That Evening Sun - A Detailed Review of a Magnificent Movie
That Evening Sun
Although it seems a little trite in the beginning, and remains that way throughout the length of the movie, "That Evening Sun," is able to rise above the almost routine plot to deliver a story of reflection whose characters all prove to be important and more complex than they appear.
"That Evening Sun," follows an old man who escapes a retirement community to return to his farm. Unfortunately, his son has legal guardianship of Abner and has rented out his farm to a local redneck underachiever, Lonzo Choat, played by Ray McKinnon, who beats his family, gets drunk and lives off disability even though it is apparent he no longer needs to. Abner not only faces off with the younger and stronger Lonzo, but also must contend with his own son who insists that Abner must return to the retirement community.
Standing Your Ground
Hal Holbrook as Abner Meecham turns in a solid performance that teeters perilously close to being cliché but constantly rises above the expected with heartfelt statements that convince you completely that Abner is the definition of a real man with solid values who has earned everything he owns.
Walton Goggins plays Abner's son, Paul, who through unseen actions has proven himself to be a liar and manipulator. In the scenes we do see Paul in, it is a different story. Walton's performance is just as heartfelt as Hal's, if not more so. It is too bad that, "Evening Sun," couldn't have broken away from the overused plot line and focused on the tug-and-pull relationship between Abner and Paul.
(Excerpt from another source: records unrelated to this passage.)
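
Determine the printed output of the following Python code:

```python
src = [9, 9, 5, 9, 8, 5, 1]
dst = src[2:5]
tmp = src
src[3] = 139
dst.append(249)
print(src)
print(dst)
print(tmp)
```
[9, 9, 5, 139, 8, 5, 1]
[5, 9, 8, 249]
[9, 9, 5, 139, 8, 5, 1]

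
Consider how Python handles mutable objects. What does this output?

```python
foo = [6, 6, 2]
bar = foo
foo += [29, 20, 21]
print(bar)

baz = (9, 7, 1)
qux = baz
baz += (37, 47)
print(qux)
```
[6, 6, 2, 29, 20, 21]
(9, 7, 1)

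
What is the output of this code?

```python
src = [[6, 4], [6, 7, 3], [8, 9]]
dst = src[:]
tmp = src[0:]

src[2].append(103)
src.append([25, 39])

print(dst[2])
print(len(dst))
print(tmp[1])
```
[8, 9, 103]
3
[6, 7, 3]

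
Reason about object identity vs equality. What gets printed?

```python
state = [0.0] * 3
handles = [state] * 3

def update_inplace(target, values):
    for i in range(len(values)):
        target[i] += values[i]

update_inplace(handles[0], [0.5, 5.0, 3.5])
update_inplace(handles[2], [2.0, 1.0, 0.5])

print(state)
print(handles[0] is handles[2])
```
[2.5, 6.0, 4.0]
True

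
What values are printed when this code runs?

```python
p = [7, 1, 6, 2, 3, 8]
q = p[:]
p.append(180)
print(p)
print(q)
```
[7, 1, 6, 2, 3, 8, 180]
[7, 1, 6, 2, 3, 8]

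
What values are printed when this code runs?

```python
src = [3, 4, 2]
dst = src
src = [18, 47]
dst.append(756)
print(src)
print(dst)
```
[18, 47]
[3, 4, 2, 756]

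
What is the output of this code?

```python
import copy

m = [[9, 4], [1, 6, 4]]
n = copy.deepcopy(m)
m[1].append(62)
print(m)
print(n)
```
[[9, 4], [1, 6, 4, 62]]
[[9, 4], [1, 6, 4]]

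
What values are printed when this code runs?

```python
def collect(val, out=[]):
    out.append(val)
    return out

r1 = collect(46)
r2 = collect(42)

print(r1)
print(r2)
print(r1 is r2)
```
[46, 42]
[46, 42]
True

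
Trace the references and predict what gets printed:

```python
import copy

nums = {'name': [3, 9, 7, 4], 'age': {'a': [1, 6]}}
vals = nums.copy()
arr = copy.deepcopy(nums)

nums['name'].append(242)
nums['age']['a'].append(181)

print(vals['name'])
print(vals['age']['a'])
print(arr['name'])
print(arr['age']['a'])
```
[3, 9, 7, 4, 242]
[1, 6, 181]
[3, 9, 7, 4]
[1, 6]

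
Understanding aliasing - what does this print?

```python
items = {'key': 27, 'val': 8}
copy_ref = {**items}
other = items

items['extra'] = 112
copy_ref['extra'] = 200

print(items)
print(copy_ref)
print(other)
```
{'key': 27, 'val': 8, 'extra': 112}
{'key': 27, 'val': 8, 'extra': 200}
{'key': 27, 'val': 8, 'extra': 112}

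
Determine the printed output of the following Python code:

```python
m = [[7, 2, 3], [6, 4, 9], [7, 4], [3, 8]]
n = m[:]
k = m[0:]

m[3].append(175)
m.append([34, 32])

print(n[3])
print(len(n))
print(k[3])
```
[3, 8, 175]
4
[3, 8, 175]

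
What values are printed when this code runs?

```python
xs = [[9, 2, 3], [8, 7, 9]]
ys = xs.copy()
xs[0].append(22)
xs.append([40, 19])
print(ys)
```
[[9, 2, 3, 22], [8, 7, 9]]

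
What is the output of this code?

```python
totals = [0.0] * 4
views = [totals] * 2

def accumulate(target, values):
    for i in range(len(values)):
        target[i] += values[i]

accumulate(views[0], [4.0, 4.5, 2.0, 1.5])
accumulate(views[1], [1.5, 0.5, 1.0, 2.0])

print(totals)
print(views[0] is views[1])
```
[5.5, 5.0, 3.0, 3.5]
True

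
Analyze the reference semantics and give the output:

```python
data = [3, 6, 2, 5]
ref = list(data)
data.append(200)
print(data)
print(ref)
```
[3, 6, 2, 5, 200]
[3, 6, 2, 5]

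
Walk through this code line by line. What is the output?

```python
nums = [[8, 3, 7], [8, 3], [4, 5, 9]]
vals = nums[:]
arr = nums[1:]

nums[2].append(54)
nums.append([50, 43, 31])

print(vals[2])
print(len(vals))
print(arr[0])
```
[4, 5, 9, 54]
3
[8, 3]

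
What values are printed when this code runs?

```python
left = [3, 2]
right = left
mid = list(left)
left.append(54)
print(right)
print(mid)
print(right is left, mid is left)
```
[3, 2, 54]
[3, 2]
True False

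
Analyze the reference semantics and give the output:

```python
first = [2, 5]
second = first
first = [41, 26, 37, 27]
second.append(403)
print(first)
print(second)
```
[41, 26, 37, 27]
[2, 5, 403]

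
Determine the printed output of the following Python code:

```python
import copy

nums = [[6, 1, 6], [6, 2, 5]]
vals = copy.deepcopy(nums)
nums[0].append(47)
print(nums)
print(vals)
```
[[6, 1, 6, 47], [6, 2, 5]]
[[6, 1, 6], [6, 2, 5]]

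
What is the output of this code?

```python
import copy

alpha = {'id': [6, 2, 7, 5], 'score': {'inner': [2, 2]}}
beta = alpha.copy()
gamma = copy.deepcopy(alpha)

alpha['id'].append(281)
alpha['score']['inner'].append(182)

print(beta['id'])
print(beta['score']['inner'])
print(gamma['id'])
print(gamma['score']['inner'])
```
[6, 2, 7, 5, 281]
[2, 2, 182]
[6, 2, 7, 5]
[2, 2]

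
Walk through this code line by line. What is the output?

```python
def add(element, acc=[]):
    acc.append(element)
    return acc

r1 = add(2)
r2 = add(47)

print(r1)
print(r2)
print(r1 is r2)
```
[2, 47]
[2, 47]
True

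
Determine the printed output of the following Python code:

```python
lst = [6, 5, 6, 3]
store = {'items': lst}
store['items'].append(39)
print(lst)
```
[6, 5, 6, 3, 39]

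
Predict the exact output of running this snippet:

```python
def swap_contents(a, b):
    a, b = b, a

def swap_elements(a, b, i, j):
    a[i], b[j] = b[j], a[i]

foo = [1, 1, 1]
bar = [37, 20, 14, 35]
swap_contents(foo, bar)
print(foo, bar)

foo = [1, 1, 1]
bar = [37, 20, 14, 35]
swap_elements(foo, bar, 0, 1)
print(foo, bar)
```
[1, 1, 1] [37, 20, 14, 35]
[20, 1, 1] [37, 1, 14, 35]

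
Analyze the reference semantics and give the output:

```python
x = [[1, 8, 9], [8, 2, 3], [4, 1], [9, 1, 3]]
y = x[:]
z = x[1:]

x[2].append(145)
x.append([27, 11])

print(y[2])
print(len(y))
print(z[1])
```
[4, 1, 145]
4
[4, 1, 145]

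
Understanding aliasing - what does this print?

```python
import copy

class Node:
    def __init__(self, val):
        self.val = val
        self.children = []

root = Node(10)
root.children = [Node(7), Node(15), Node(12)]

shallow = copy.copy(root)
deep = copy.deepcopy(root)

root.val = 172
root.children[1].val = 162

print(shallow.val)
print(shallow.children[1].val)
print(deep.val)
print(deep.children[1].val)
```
10
162
10
15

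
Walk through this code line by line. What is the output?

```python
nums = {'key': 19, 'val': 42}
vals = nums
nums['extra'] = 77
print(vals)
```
{'key': 19, 'val': 42, 'extra': 77}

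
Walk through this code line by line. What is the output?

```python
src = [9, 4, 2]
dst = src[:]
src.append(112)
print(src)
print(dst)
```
[9, 4, 2, 112]
[9, 4, 2]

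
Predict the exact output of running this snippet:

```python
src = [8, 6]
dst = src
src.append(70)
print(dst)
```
[8, 6, 70]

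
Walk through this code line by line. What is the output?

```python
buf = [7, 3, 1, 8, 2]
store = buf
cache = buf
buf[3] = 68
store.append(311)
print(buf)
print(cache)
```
[7, 3, 1, 68, 2, 311]
[7, 3, 1, 68, 2, 311]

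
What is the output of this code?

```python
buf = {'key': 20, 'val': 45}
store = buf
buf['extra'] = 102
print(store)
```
{'key': 20, 'val': 45, 'extra': 102}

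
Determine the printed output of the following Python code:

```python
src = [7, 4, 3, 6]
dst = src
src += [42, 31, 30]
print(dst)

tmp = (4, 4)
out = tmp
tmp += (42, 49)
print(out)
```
[7, 4, 3, 6, 42, 31, 30]
(4, 4)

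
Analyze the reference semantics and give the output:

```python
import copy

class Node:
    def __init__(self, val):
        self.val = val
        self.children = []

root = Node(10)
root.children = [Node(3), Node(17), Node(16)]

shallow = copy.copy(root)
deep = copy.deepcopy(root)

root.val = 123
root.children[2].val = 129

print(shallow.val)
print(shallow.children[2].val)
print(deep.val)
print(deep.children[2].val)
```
10
129
10
16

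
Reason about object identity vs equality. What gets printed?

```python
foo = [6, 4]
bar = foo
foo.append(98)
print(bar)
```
[6, 4, 98]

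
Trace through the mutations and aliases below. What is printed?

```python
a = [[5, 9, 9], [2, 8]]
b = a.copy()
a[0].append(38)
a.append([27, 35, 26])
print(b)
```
[[5, 9, 9, 38], [2, 8]]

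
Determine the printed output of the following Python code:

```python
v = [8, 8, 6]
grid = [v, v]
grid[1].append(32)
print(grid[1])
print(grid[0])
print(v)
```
[8, 8, 6, 32]
[8, 8, 6, 32]
[8, 8, 6, 32]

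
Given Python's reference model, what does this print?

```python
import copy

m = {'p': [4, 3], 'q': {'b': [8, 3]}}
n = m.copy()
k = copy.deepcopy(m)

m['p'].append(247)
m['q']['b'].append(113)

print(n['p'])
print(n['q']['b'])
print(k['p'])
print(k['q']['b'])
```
[4, 3, 247]
[8, 3, 113]
[4, 3]
[8, 3]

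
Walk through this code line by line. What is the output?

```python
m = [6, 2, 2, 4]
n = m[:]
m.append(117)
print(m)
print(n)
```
[6, 2, 2, 4, 117]
[6, 2, 2, 4]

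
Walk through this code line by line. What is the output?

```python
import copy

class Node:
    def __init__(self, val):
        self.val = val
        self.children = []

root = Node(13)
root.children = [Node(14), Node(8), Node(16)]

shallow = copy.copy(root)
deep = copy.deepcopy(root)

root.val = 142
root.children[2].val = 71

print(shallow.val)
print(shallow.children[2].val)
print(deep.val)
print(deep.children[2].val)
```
13
71
13
16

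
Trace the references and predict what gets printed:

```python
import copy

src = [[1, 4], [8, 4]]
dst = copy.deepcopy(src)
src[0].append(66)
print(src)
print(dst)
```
[[1, 4, 66], [8, 4]]
[[1, 4], [8, 4]]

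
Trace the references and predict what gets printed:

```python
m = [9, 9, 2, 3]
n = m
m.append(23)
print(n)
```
[9, 9, 2, 3, 23]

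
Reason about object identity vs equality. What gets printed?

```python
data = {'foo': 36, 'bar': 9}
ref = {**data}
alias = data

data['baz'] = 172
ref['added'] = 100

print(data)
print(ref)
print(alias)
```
{'foo': 36, 'bar': 9, 'baz': 172}
{'foo': 36, 'bar': 9, 'added': 100}
{'foo': 36, 'bar': 9, 'baz': 172}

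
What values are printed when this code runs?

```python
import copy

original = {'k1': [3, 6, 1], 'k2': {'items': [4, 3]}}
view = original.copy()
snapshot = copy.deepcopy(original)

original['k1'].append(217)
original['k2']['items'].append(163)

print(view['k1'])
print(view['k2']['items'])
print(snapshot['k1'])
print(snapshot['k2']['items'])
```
[3, 6, 1, 217]
[4, 3, 163]
[3, 6, 1]
[4, 3]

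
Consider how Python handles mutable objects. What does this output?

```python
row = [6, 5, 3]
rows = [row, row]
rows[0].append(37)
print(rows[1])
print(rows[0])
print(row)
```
[6, 5, 3, 37]
[6, 5, 3, 37]
[6, 5, 3, 37]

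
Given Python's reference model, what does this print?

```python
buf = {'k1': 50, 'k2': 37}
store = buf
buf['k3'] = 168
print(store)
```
{'k1': 50, 'k2': 37, 'k3': 168}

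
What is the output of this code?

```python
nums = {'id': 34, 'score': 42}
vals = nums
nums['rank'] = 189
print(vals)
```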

Paul comes across as a sincere, concerned and loving son who only wants what's best for his father who is aging and more often than not finds himself in life threatening situations beyond his control. The dialogue between father and son hints that Abner is a stubborn fool clinging to what he knows beyond common sense. But the movie intends to dispel that assumption as almost every action Abner takes is logical and makes sense according to how he sees the world.
The Dog is Important
Unfortunately, the clichés present in every man-against-the-world movie ever made, cannot be avoided completely and from the moment Abner gets a dog you can predict what's going to happen with that dog. But what Abner does after that happens will make you laugh and cause you to root even harder for the old man.
Although Abner's greatest nemesis is his son, the one he perceives as being the real threat is Lonzo, the father of the family that has taken up residence in Abner's old house. "That Evening Sun," really is about Abner's internal fight against the world, because he is nearly alone in his convictions. Even his simple minded neighbor, Thurl, played by Barry Corbin, who also wants to maintain his own independence, tries to discourage Abner every chance he gets.
The real magic of, "That Evening Sun," is in the characters themselves. It doesn't take long for you to relate to Abner and his struggle against crumbling values and people who want to control him and dictate how his worldly possessions are managed. We understand his actions are not those of a senile geriatric, but of someone who refuses to back down from challenges and troubles. Yet we also see a man who is elderly and unable to accept his limits. His son is a greedy capitalist who can't wait for his father's body to turn cold before he starts profiting from his future inheritance. At the same time, Paul is also a loving son who really does care about his father's welfare, even if he doesn't want to be bothered by the chore of taking care of Abner. In a defining moment, Paul tells Abner something he has obviously carried around his entire life, and it completely explains the distance between Paul and Abner, and the reason Paul is so callous.
Abner's enemy, Lonzo, is someone who is permanently doomed to repeat his mistakes even as he tries to be a man through immature displays of bravado to scare Abner off. Abner, being totally committed to his course and completely set in his opinions about people, is unable to see the minor positive changes and life struggles of Lonzo's family. Abner cannot see that he is having a positive impact on the Choat family but resolutely stays the course to get them out of his house.
The ending is not quite what you expect. Abner wins and loses his battle. "That Evening Sun, " is an involving and moving film worth seeing for the simple actions of its characters that reveal deeper motivations and will make you want to question who, in the end, is really right.